Harry Maguire: I'm in a positive place now
Harry Maguire says he’s ‘proud’ of the way he has overcome a difficult start to the season to reach the brink of history with England.
Maguire is preparing for Wednesday’s Euro 2020 semi-final with Denmark in a buoyant mood after the 4-0 destruction of Ukraine at the weekend.
It’s all a far cry from October 2020, when the Manchester United centre-back was sent off in the first half of a 1-0 UEFA Nations League defeat to the Danes at Wembley.
That red card came after a tough summer personally for Harry, while United had also experienced a poor start to the season, and the 28-year-old credited his close support network for helping him recover and get back to the top of his game.
“Yeah, I have great support around me,” Maguire told reporters on Monday. “Great family, great friends and a great club as well who have helped me along the way.
“I look back and obviously it was a challenging time. I think every international player has been through ups and downs in their career. That’s part and parcel of being a footballer. It was a challenging time but I’m proud of the way that I handled it and the way I’ve come through it.
“Now I’m in a positive place and everything’s good at the moment and long may it continue.
“I wouldn’t say it’s extra motivation because of that [defeat],” he continued. “I think the motivation is there: it’s the semi-final of a European Championship.
“The semi-final loss at the World Cup hurt a lot so when it comes on Wednesday night we need to make sure we get a positive feeling, rather than the one that we got against Croatia [in 2018].”
Maguire also thanked manager Gareth Southgate for his show of faith in selecting him in the Euros squad, despite the ankle injury he picked up with United in May.
“Gareth’s support for me has been brilliant ever since I made my debut,” Harry added.
“He picked me to make my debut and then ever since when I’ve been available I’ve pretty much played in every game possible.
“That gives me great confidence and belief and trust going into the game and to enable me to perform to my best.
“Of course, every time I step on the pitch I’m trying to repay the faith and the trust because I want to do my best for the country.”
While the Three Lions will be roared on by the majority of the 60,000-strong crowd in attendance at the national stadium on Wednesday, many neutrals could be backing Denmark.
Kasper Hjulmand’s side have caught the eye with their attacking, attractive football having had to deal with the emotions of seeing team-mate Christian Eriksen suffer a cardiac arrest in their tournament opener with Finland.

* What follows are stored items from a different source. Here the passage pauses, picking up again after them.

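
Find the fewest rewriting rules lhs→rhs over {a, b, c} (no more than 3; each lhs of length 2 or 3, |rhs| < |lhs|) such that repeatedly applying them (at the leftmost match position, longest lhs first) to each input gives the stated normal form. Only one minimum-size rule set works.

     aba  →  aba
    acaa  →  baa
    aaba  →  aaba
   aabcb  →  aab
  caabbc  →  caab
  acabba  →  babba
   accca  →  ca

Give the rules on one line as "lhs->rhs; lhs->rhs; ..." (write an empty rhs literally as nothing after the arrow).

ac->b; bc->

  | aba
  | acaa => baa
  | aaba
  | aabcb => aab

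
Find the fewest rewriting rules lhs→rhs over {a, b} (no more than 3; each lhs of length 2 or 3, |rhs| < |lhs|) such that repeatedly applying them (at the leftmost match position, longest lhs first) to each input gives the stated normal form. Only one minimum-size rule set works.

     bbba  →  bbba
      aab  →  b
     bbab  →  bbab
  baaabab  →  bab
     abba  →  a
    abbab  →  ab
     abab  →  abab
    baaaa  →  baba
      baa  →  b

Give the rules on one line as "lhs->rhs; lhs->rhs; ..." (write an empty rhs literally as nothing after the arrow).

aa->; aaa->ab; abb->

  | bbba
  | aab => b
  | bbab
  | baaabab => babbab => bab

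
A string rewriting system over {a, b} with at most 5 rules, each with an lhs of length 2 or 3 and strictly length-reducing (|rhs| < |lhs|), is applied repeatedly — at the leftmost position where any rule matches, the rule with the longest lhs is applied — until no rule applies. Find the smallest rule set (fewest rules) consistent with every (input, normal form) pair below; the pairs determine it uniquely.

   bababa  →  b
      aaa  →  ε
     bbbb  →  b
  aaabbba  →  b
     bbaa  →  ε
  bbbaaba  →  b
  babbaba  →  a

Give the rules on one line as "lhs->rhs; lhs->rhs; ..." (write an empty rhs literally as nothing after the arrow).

  | bababa => ababa => aaba => bba => aa => b
  | aaa => ba => ε
  | bbbb => abb => aa => b
  | aaabbba => babbba => abbba => aaba => bba => aa => b

aa->b; ba->; bab->ab; bb->a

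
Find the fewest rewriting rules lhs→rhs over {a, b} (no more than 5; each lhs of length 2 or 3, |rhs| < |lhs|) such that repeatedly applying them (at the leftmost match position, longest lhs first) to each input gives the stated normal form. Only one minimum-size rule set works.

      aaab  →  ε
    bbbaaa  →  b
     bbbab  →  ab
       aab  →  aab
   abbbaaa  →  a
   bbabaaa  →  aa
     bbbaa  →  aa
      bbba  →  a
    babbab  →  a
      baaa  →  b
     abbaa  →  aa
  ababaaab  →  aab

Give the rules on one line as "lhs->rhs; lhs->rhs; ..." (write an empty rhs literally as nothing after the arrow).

aaa->b; ba->a; bb->; bba->b

  | aaab => bb => ε
  | bbbaaa => baaa => aaa => b
  | bbbab => bab => ab
  | aab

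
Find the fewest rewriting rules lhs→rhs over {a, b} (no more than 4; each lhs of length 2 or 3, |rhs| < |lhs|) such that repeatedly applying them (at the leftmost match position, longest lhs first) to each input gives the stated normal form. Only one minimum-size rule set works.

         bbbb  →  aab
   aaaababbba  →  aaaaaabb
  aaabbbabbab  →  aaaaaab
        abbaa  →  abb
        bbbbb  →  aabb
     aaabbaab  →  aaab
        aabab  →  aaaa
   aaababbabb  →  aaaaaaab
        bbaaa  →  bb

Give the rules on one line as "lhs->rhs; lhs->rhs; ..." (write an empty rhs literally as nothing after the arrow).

ba->b; bab->aa; bbb->aa

  | bbbb => aab
  | aaaababbba => aaaaaabba => aaaaaabb
  | aaabbbabbab => aaaaaabbab => aaaaaabaa => aaaaaaba => aaaaaab
  | abbaa => abba => abb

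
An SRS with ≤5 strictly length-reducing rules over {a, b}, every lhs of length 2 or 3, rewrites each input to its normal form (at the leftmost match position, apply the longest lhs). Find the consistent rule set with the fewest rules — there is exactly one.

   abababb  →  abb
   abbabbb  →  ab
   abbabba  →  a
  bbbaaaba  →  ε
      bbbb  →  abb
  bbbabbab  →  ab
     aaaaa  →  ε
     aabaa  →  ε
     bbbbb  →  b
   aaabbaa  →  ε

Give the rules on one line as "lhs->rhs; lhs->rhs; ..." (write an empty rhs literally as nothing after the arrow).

aa->; aaa->; ba->a; bbb->ab

  | abababb => aababb => babb => abb
  | abbabbb => ababbb => aabbb => bbb => ab
  | abbabba => ababba => aabba => bba => ba => a
  | bbbaaaba => abaaaba => aaaaba => aba => aa => ε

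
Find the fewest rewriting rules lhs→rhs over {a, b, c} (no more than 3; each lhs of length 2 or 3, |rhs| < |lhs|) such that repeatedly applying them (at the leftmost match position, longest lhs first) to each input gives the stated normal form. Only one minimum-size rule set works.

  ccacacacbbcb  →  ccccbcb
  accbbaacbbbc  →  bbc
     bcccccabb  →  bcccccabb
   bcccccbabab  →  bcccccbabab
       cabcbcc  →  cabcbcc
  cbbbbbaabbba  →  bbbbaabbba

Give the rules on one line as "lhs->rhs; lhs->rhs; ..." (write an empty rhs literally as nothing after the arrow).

ac->c; cbb->b

  | ccacacacbbcb => cccacacbbcb => ccccacbbcb => cccccbbcb => ccccbcb
  | accbbaacbbbc => ccbbaacbbbc => cbaacbbbc => cbacbbbc => cbcbbbc => cbbbc => bbc
  | bcccccabb
  | bcccccbabab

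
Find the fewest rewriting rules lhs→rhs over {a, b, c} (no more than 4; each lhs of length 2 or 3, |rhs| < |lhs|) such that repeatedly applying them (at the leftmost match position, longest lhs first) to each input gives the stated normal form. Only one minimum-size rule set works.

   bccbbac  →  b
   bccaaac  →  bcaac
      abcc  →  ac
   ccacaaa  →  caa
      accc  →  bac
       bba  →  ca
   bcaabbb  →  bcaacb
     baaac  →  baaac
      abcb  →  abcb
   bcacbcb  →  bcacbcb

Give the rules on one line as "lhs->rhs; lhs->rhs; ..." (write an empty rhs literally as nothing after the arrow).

acc->ba; bb->c; cc->b; cca->c

  | bccbbac => bbbbac => cbbac => ccac => cc => b
  | bccaaac => bcaac
  | abcc => abb => ac
  | ccacaaa => ccaaa => caa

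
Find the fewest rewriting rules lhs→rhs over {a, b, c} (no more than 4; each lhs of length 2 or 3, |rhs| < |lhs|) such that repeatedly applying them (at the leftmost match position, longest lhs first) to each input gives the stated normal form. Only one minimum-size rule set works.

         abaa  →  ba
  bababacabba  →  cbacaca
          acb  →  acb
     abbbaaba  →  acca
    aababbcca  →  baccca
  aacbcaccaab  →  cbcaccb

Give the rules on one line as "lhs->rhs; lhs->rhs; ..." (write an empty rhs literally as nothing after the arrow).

  | abaa => ba
  | bababacabba => bbbacabba => cbacabba => cbacaca
  | acb
  | abbbaaba => acbaaba => acbba => acca

aa->; aba->b; bb->c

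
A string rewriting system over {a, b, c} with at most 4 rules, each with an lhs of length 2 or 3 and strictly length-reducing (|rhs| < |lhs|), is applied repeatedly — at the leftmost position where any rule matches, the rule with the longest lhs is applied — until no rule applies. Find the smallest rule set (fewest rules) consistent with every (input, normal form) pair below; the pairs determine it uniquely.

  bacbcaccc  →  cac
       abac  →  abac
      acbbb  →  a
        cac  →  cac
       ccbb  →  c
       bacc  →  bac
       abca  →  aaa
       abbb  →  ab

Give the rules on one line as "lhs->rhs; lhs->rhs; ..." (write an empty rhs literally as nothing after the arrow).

  | bacbcaccc => bbccaccc => ccaccc => caccc => cacc => cac
  | abac
  | acbbb => bcbb => abb => a
  | cac

acb->bc; bb->; bc->a; cc->c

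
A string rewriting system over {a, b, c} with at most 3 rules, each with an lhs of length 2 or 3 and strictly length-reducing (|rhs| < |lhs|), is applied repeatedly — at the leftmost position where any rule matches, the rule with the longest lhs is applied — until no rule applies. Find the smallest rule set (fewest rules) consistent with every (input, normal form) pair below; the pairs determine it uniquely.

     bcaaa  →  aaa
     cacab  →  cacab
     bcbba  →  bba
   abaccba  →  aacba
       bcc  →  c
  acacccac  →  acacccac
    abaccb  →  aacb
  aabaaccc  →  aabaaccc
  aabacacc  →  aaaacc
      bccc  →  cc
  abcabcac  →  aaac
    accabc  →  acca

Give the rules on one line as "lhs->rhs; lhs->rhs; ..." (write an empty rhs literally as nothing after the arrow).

  | bcaaa => aaa
  | cacab
  | bcbba => bba
  | abaccba => aacba

bac->a; bc->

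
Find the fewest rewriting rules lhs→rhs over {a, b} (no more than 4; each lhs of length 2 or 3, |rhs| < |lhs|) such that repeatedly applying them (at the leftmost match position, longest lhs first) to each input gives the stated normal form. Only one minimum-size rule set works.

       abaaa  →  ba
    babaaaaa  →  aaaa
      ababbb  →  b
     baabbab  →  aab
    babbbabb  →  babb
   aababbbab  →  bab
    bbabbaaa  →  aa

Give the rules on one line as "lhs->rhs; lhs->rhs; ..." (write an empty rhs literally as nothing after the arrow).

aba->ba; baa->b; bba->; bbb->a

  | abaaa => baaa => ba
  | babaaaaa => bbaaaaa => aaaa
  | ababbb => babbb => baa => b
  | baabbab => bbbab => aab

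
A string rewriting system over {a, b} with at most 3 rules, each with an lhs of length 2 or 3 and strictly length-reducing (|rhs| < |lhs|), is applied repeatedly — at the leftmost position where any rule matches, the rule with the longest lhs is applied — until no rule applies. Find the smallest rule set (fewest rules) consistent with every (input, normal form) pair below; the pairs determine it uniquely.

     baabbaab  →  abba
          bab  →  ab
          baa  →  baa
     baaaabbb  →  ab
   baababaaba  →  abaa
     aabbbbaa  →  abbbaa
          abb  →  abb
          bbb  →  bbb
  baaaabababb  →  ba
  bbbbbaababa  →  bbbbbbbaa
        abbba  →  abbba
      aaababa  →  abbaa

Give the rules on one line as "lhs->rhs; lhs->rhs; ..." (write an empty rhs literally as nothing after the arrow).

aab->ba; bab->ab

  | baabbaab => bbabaab => babaab => abaab => abba
  | bab => ab
  | baa
  | baaaabbb => baababb => bbaabb => bbbab => bbab => bab => ab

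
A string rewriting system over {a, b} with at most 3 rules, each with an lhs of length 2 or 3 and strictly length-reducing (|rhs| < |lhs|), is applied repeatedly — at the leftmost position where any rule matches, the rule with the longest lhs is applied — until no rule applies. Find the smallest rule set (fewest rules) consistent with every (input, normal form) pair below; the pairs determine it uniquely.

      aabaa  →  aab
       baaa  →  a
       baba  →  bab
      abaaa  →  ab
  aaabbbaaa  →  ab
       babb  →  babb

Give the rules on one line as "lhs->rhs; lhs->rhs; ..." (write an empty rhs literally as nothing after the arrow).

aaa->a; aba->ab; baa->aa

  | aabaa => aaba => aab
  | baaa => aaa => a
  | baba => bab
  | abaaa => abaa => aba => ab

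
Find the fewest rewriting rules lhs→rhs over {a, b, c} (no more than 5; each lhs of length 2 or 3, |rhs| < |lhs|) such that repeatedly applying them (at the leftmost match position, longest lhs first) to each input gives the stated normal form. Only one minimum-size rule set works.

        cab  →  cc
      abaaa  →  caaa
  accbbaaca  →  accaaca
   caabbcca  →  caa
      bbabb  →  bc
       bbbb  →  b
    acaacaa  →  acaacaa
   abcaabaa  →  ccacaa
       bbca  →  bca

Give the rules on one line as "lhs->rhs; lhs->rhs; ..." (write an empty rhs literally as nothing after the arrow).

ab->c; bb->b; cb->c; ccc->

  | cab => cc
  | abaaa => caaa
  | accbbaaca => accbaaca => accaaca
  | caabbcca => cacbcca => caccca => caa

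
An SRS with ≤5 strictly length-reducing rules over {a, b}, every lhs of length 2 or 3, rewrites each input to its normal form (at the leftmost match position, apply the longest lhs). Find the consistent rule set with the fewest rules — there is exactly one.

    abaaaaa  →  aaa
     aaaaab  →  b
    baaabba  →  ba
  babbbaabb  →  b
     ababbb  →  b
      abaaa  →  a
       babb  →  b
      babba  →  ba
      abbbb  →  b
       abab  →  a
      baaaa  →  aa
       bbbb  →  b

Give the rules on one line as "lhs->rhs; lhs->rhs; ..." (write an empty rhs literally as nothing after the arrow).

ab->b; baa->; bab->a; bb->b

  | abaaaaa => baaaaa => aaa
  | aaaaab => aaaab => aaab => aab => ab => b
  | baaabba => abba => bba => ba
  | babbbaabb => abbaabb => bbaabb => baabb => bb => b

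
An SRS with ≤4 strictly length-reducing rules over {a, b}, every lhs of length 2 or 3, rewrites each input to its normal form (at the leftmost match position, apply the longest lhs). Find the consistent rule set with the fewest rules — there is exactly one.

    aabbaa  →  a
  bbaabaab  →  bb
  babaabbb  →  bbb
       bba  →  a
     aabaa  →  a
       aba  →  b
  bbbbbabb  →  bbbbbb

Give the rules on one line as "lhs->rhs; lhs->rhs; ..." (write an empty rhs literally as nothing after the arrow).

aa->b; ba->a; baa->ba; bab->b

  | aabbaa => bbbaa => bbba => bba => ba => a
  | bbaabaab => bbabaab => bbaab => bbab => bb
  | babaabbb => baabbb => babbb => bbb
  | bba => ba => a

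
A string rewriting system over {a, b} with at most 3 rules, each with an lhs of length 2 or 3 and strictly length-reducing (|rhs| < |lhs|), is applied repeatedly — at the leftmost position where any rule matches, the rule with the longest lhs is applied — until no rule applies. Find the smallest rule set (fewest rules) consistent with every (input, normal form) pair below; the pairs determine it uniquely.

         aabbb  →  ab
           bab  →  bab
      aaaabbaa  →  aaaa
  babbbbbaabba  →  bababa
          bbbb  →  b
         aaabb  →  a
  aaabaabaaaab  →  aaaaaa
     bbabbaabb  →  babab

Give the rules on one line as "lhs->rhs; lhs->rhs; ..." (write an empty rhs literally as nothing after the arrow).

  | aabbb => abb => ab
  | bab
  | aaaabbaa => aaabaa => aaaa
  | babbbbbaabba => babbbbaabba => babbbaabba => babbaabba => babaabba => bababa

aab->a; bb->b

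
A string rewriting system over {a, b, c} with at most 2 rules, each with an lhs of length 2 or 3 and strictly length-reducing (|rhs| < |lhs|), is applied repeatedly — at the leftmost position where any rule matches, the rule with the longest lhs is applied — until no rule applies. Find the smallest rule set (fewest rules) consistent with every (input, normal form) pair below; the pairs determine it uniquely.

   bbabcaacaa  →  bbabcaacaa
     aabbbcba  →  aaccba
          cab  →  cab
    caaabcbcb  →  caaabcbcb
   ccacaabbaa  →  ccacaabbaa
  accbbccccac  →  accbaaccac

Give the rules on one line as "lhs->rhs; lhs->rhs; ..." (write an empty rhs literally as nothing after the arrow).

bbb->c; bcc->aa

  | bbabcaacaa
  | aabbbcba => aaccba
  | cab
  | caaabcbcb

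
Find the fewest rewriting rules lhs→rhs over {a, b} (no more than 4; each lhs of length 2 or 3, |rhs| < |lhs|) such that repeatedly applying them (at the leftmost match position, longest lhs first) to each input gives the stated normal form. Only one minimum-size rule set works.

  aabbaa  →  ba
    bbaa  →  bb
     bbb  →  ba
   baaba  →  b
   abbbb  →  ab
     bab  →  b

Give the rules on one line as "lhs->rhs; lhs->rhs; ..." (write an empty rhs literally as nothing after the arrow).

aa->; aab->bb; bab->b; bbb->ba

  | aabbaa => bbbaa => baaa => ba
  | bbaa => bb
  | bbb => ba
  | baaba => bbba => baa => b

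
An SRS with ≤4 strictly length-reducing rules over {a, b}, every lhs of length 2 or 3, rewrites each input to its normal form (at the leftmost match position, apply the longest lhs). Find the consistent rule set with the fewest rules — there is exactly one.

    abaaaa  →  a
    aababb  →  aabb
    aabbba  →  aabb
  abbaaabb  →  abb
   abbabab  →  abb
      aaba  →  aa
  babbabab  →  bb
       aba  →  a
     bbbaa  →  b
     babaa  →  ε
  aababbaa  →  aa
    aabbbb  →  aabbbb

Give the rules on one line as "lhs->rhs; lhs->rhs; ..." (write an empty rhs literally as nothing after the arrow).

ba->; baa->ba; bba->b

  | abaaaa => abaaa => abaa => aba => a
  | aababb => aabb
  | aabbba => aabb
  | abbaaabb => abaabb => ababb => abb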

“Yeah, definitely it’s been really inspiring their journey,” Harry agreed. “Our thoughts have always been with Christian and his recovery and we’re all right behind that.
“They’re a good team and for years they’ve proven that they’re a top team. I think they’re the highest ranked team we’ll have played in this competition.
“We know they’re a strong team with great leaders, great experience so we know it’s going to be a tough game but we’re really focused on ourselves.”